Te voilà donc en train de te désaltérer avec une grenade en plastique dans la main (Hand Grenade, mélange de rhum, gin et liqueur de melon) ou encore un Horny Gator, littéralement alligator excité (tu avais deviné le premier mot mon cochon), associant grenade, thé vert et vodka. Et puisque c’est la rue de la soif, pourquoi ne pas essayer un Shark Attack à la citronnade, eau et vodka ou encore un Hurricane, mélange de rhum, de jus de fruit et de grenadine.

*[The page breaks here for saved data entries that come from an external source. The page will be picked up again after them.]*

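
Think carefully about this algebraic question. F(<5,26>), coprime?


gcd(5,26)=1 => F=ab-a-b=5*26-5-26=130-31=99


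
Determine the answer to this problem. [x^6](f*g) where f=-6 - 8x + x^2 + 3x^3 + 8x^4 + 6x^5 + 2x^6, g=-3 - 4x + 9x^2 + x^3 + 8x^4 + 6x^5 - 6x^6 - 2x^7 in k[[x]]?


[x^6] = sum a_i*b_j, i+j=6
  -6*-6=36
  -8*6=-48
  1*8=8
  3*1=3
  8*9=72
  6*-4=-24
  2*-3=-6
Sum=41


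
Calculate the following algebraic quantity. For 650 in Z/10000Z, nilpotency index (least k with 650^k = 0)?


650^k mod 10000:
k=1: 650
k=2: 2500
k=3: 5000
k=4: 0
First zero at k = 4


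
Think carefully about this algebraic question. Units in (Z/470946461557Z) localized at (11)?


Local ring = Z/214358881Z.
phi(214358881) = 11^7*(11-1) = 194871710


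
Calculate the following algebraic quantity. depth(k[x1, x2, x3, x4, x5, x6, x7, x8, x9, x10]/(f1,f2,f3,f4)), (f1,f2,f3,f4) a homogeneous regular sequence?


depth(R)=10
depth(R/I)=10-4=6


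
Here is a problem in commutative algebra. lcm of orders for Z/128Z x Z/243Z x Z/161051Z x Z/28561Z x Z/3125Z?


Exponent = lcm of the cyclic orders; pairwise coprime => product.
2^7*3^5*11^5*13^4*5^5=128*243*161051*28561*3125=447098383789200000


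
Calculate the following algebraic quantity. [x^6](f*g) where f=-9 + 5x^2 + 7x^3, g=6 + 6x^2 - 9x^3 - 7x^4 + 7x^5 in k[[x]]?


[x^6] = sum a_i*b_j, i+j=6
  5*-7=-35
  7*-9=-63
Sum=-98


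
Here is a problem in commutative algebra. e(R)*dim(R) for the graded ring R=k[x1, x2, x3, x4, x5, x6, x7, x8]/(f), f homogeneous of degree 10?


e(R)=deg(f)=10, dim(R)=8-1=7
e*dim=10*7=70


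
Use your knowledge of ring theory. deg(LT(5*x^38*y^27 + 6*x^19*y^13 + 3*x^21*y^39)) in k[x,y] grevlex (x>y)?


LT: 5*x^38*y^27
deg_x=38, deg_y=27
Total=38+27=65


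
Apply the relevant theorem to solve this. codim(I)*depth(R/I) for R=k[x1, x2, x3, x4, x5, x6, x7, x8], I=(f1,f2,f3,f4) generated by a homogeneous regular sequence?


codim=4, depth=dim(R/I)=8-4=4
Product=4*4=16


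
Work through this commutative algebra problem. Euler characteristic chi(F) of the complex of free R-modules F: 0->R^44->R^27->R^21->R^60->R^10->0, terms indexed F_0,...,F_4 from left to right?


chi = sum (-1)^i * rank:
(-1)^0*44=44
(-1)^1*27=-27
(-1)^2*21=21
(-1)^3*60=-60
(-1)^4*10=10
chi=-12


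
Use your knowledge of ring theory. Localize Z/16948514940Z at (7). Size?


7-primary part: 16948514940=7^10*60
Size=7^10=282475249


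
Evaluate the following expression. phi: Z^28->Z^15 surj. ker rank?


rank(ker) = 28-15 = 13


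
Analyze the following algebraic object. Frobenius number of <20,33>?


gcd(20,33)=1 => F=ab-a-b=20*33-20-33=660-53=607


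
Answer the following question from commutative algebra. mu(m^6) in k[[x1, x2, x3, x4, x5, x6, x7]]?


C(n+d-1,d)=C(12,6)=924


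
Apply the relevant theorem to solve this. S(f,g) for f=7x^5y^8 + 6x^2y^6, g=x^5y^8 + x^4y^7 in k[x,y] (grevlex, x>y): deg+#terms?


LT(f)=7x^5y^8, LT(g)=x^5y^8
lcm(LM)=x^5y^8
S(f,g) (scaled by 7 to clear denominators) = 1*f - 7*g = -7x^4y^7 + 6x^2y^6
2 terms, deg 11.
11+2=13


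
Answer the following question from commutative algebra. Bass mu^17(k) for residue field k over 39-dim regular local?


C(n,i)=C(39,17)=51021117810


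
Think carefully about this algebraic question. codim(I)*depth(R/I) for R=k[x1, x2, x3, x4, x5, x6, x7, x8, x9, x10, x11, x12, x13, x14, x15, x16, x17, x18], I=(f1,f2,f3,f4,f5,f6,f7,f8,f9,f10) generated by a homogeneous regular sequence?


codim=10, depth=dim(R/I)=18-10=8
Product=10*8=80


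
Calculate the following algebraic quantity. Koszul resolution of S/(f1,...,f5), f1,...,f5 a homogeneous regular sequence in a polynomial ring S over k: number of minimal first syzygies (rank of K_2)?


Regular sequence => Koszul complex is the minimal free resolution.
Syz_1 minimally generated by Koszul relations f_i*e_j - f_j*e_i (i<j): mu(Syz_1) = beta_2 = C(m,2) = m(m-1)/2
m=5
5*4/2 = 10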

cocktailhand grenade cocktail

Te voilà prêt à faire honneur à cette rue mythique ! Il est minuit et tu as commencé à collecter des Beads (des colliers de perles typiques des célébrations de la ville) jusqu'à plus soif. Autant pimenter un peu la soirée avec des Jelly shots, vodka gélifiée à $1 (un bon rapport qualité/cuite). 30 minutes plus tard, te voilà  perché sur les balcons du quartier, à jeter tes fameux colliers à qui voudra bien dévoiler un sein ou une fesse. Tinder ? Ringard.

New OrleansLancé de 'beads'

Il est 2h,  tu décides d’aller bouger ton booty sur des bons sons. Tu peux t’ambiancer dans tous les bars de la rue si tu veux, tu peux aller prendre des leçons de twerks avec des pro du genre (comme la fameuse nana décomplexée), ou encore encourager les artistes de rue, musiciens, danseurs, chanteurs avec ce qu’il te reste de poumons. Tu peux toi-même devenir un spectacle en pratiquant la danse de l’Homme saoul, tout ceci dans un coin de rue entre des stormtroopers, la police montée, Dark Vador, le vendeur de hot-dogs et Chewbacca. Eh oui, à Nola cette phrase a du sens.

Ici pas besoin de payer pour aller en boîte ; la musique, l’ambiance c’est dans la rue (de toute façon tu préfères dépenser ton argent à goûter tous les cocktails possibles et imaginables).

Puis, quelque part entre 3h et 4h… trou noir. Et tu te réveilles dans un escape game. Non on déconne, mais si t’as pas la référence, tu n’es pas un lecteur assidu de Mooderns.

Il est 6 heures du mat, ton taux d’alcoolémie atteint des sommets inégalés, et tu te prends pour Tom Sawyer à courir le long du Mississippi et à chanter “Tom saaawyer c’eesst l’Amériqueuh, le symboole de la libertéee..” avant d’aller déverser ta bile sur le quai d’embarquement d’un bon vieux bateau à vapeur (tu sais, celui de ton dessin animé préféré dont tu hurlais le générique il y a à peine 2 minutes). Le voici prêt à larguer les amarres et toi, le vomi encore frais aux coins des lèvres, tu te dis que Nola restera gravé à jamais dans ton coeur et dans ton foie.